Mexico remembers the dead in such a gruesome and beautiful way …
With a motley parade in the capital, the celebrations for “Día de Muertos” (“Day of the Dead”) started. Hundreds of people in disguise danced and made music through the center of Mexico City on Sunday, honoring the 288,000 corona deaths that Mexico has recorded since the pandemic broke out this year.

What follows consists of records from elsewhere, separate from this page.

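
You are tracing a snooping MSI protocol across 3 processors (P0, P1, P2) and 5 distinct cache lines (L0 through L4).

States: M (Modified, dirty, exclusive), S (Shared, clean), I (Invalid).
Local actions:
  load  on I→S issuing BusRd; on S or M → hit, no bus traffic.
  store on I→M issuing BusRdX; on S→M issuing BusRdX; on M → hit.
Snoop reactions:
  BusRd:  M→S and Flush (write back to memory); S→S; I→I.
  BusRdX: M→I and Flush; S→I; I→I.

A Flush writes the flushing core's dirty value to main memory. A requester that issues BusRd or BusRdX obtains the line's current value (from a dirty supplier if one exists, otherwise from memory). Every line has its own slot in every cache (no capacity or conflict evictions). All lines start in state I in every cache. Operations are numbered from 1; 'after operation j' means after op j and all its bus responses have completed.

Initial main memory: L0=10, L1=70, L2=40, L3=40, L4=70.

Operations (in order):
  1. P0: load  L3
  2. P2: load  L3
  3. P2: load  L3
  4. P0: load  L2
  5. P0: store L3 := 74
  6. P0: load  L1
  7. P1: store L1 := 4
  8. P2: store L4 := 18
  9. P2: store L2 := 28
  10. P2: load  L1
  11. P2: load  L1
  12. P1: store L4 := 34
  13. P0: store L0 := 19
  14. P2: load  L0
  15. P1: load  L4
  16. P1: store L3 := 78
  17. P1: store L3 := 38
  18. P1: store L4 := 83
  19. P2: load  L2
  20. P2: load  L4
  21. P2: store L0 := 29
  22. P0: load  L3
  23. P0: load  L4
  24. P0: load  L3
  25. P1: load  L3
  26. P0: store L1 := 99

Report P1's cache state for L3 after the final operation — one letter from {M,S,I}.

state = S

step 1: P0: load  L3  ⟶  SII  (L3)  txn=BusRd  M[L3]=40
step 2: P2: load  L3  ⟶  SIS  (L3)  txn=BusRd  M[L3]=40
step 3: P2: load  L3  ⟶  SIS  (L3)  txn=∅  M[L3]=40
step 4: P0: load  L2  ⟶  SII  (L2)  txn=BusRd  M[L2]=40
step 5: P0: store L3 := 74  ⟶  MII  (L3)  txn=BusRdX  M[L3]=40
step 6: P0: load  L1  ⟶  SII  (L1)  txn=BusRd  M[L1]=70
step 7: P1: store L1 := 4  ⟶  IMI  (L1)  txn=BusRdX  M[L1]=70
step 8: P2: store L4 := 18  ⟶  IIM  (L4)  txn=BusRdX  M[L4]=70
step 9: P2: store L2 := 28  ⟶  IIM  (L2)  txn=BusRdX  M[L2]=40
step 10: P2: load  L1  ⟶  ISS  (L1)  txn=BusRd+Flush  M[L1]=4
step 11: P2: load  L1  ⟶  ISS  (L1)  txn=∅  M[L1]=4
step 12: P1: store L4 := 34  ⟶  IMI  (L4)  txn=BusRdX+Flush  M[L4]=18
step 13: P0: store L0 := 19  ⟶  MII  (L0)  txn=BusRdX  M[L0]=10
step 14: P2: load  L0  ⟶  SIS  (L0)  txn=BusRd+Flush  M[L0]=19
step 15: P1: load  L4  ⟶  IMI  (L4)  txn=∅  M[L4]=18
step 16: P1: store L3 := 78  ⟶  IMI  (L3)  txn=BusRdX+Flush  M[L3]=74
step 17: P1: store L3 := 38  ⟶  IMI  (L3)  txn=∅  M[L3]=74
step 18: P1: store L4 := 83  ⟶  IMI  (L4)  txn=∅  M[L4]=18
step 19: P2: load  L2  ⟶  IIM  (L2)  txn=∅  M[L2]=40
step 20: P2: load  L4  ⟶  ISS  (L4)  txn=BusRd+Flush  M[L4]=83
step 21: P2: store L0 := 29  ⟶  IIM  (L0)  txn=BusRdX  M[L0]=19
step 22: P0: load  L3  ⟶  SSI  (L3)  txn=BusRd+Flush  M[L3]=38
step 23: P0: load  L4  ⟶  SSS  (L4)  txn=BusRd  M[L4]=83
step 24: P0: load  L3  ⟶  SSI  (L3)  txn=∅  M[L3]=38
step 25: P1: load  L3  ⟶  SSI  (L3)  txn=∅  M[L3]=38
step 26: P0: store L1 := 99  ⟶  MII  (L1)  txn=BusRdX  M[L1]=4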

During the eerily beautiful spectacle, the participants wore skull motifs painted on their faces, creepy masks or skeleton costumes. Various motifs from traditional as well as popular Mexican culture were represented.
The parade in Mexico City has only been held annually in the run-up to the holiday since 2016. It is modeled on a move that was seen in the James Bond film “Specter” from 2015.
The “Día de Muertos” is celebrated every year on All Saints ‘Day and All Souls’ Day. As in other Catholic regions of the world, the dead are remembered – mostly at the graves of deceased relatives. In Mexico, the tradition is mainly cultivated in the indigenous communities.
It is believed that the souls of family members come to visit on these days from the afterlife. Altars are set up at home and decorated with flowers, candles, photos, religious signs, food and drink.
Because of the corona pandemic, the parade was canceled last year. So far, around 46 percent of Mexico’s 126 million inhabitants have been fully vaccinated against the coronavirus. Most of the crowded spectators on Sunday wore mouth and nose protection.